Recommended categories include: housing,
transportation, food, personal care, healthcare, debt, utilities, and
entertainment. Everyone is different, so feel free to create categories as you
see fit.
Step 3: Cap it!
Now that
you know where your money is going, figure out where you can decrease your spending
or create a category amount you cannot surpass. You must discern between which
purchases are “wants” and which purchases are “needs”. As much as you think that third Starbucks during the week is a “need”, it’s actually an extra
$5.00 you could use to pay off debt or stick in your emergency savings account.

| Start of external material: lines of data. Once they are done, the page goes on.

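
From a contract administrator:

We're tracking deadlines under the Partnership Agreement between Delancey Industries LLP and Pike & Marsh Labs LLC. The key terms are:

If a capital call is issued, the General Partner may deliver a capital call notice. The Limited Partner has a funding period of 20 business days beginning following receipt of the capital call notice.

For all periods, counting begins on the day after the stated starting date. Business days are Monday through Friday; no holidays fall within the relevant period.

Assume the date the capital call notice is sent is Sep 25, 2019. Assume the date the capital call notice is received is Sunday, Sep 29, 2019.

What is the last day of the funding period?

The last day of the funding period: counting 20 business days from Sunday, Sep 29, 2019 (Sep 30, Oct 1, Oct 2, Oct 3, …, Oct 23, Oct 24, Oct 25, skipping weekends) reaches Friday, Oct 25, 2019.

Oct 25, 2019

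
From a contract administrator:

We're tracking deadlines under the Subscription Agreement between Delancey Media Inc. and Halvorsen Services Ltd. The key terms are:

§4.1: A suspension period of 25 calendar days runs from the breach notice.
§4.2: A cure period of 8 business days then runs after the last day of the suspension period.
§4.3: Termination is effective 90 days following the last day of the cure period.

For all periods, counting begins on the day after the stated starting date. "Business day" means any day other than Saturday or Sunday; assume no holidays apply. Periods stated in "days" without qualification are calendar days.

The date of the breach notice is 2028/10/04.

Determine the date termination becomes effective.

2029/02/06

The last day of the suspension period: 2028/10/04 + 25 days = 2028/10/29.
The last day of the cure period: 8 business days after Sunday, 2028/10/29, skipping weekends — Oct 30, Oct 31, Nov 1, Nov 2, Nov 3, Nov 6, Nov 7, Nov 8 — lands on Wednesday, 2028/11/08.
The date termination becomes effective: 2028/11/08 + 90 days = 2029/02/06.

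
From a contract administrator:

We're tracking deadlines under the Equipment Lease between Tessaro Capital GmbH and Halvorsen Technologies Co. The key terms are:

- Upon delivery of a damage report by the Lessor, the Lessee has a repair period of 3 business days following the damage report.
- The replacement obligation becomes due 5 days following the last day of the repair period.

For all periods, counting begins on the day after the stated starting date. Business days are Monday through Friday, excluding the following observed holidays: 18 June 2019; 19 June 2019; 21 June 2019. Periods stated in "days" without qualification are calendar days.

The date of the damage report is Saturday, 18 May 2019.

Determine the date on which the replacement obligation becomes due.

27 May 2019

The last day of the repair period: 3 business days after Saturday, 18 May 2019, skipping weekends — May 20, May 21, May 22 — lands on Wednesday, 22 May 2019.
Adding 5 calendar days to 22 May 2019 gives 27 May 2019, which is the date on which the replacement obligation becomes due.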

Here are the recommended budgeting guidelines according to
the Credit Counseling Society:
In the figure below, you will notice where caps have been
created for each category based on the amount spent the previous month. You
will notice in Figure 1, the individual had an unexpected flat tire at the end
of the month that put his account in the negative. The individual probably had
to pull money out from savings in order to recover. For the next month, the cap
of $100 for “Personal Care” and the cap of $300 for “Food” will prevent
overspending.
Step 4: Create a master budget.
The longer you track your expenses, the better idea you will
have of how much money you should budget per category. Some people eat out more, but spend less on
personal care; other people enjoy traveling more than purchasing clothes. You
can also decrease your spending in certain areas to pay off debt quicker. After
a few months, you should be able to create a master budget to further assess
your financial wellness.
Step 5: Keep calm and budget on.
Budgeting may be a little mundane...monotonous...etc., but, once you notice your checking account balance is never negative, your savings account is growing, AND YOUR DEBT IS DECREASING, you'll learn to love it. Are you up for the budget challenge?